Factoring vs. Business Loan
Today, many small business owners are constantly looking for new ways of improving their cash flow – given the current condition of the economy. In the olden times, the usual recourse is to go to a bank, but this move isn’t anymore feasible given today’s tight credit market.
It is very hard for a new small business to even get a loan. You may have heard that Bank of America recently extended more than $12 billion in credit to small businesses, and they consider a small business to be one with revenues up to $20 million. In this sense, many small business would not qualify for this.
Anyone would not always think about invoice factoring, or accounts receivable funding, when his/her business would require cash flow or a working capital for the business. Why is this so? The answer is straightforward: many people immediately think of a bank when they are looking for financial aid.
Accounts receivable factoring is not a typical “bank product” so this option is confusing for most business owners.
Normally, a business owner seeks for working capital, which is also referred to as a line of credit, or credit line. And based on pledged collateral assets, your limits are dependent on them in conventional funding strategies.

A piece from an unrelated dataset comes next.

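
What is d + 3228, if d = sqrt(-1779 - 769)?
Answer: 3228 + 14*I*sqrt(13) ≈ 3228.0 + 50.478*I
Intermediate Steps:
d = 14*I*sqrt(13) (d = sqrt(-2548) = 14*I*sqrt(13) ≈ 50.478*I)
d + 3228 = 14*I*sqrt(13) + 3228 = 3228 + 14*I*sqrt(13)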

Availing of small business loans is beneficial for one who basically needs a lump sum of money immediately. If you can get one, great. These days, on the other hand, this is a very challenging feat. This is where small business factoring can help you – by providing you steady and reliable cash flow. By selling your invoices, or factoring the invoices in return for an advance of funds, it’ll cost up to a percentage of the invoice value.
Benefits of factoring over traditional small business loans or overdrafts include the following areas: You get easy access to funds. Business loans need time before the funds or overdrafts are credited in your bank account. A factoring firm provides funds within 24 hours of invoices being issued. If you take out a small business loan, you’re only allowed to borrow a fixed amount, and once you reach that limit, you will then need to renegotiate with your lender.
Business owners who make use of invoice factoring acknowledge the flexibility of the financial option – as their sales grow, so will your business too. With this, then you can now concentrate on generating more sales – and not chasing payments – and this is good for your business.
Now, if you have considered this method over other financial alternatives (like business loans, overdrafts), know that first and foremost, the factor company shall take a minimal percentage out of its value. Extra fees may be incurred if you decide to outsource credit management. It’s still important to take out credit protection – even if the factor company will fund your invoices, you’ll still be liable for bad debts should the payees not settle.
Borrowing the funds to finance your business through its various growth stages as well as the economic forces can be achieved in a lot of ways, but invoice factoring is becoming more popular, because it is an easy way to swiftly measure the return on investment (ROI). And there are no loans to pay back.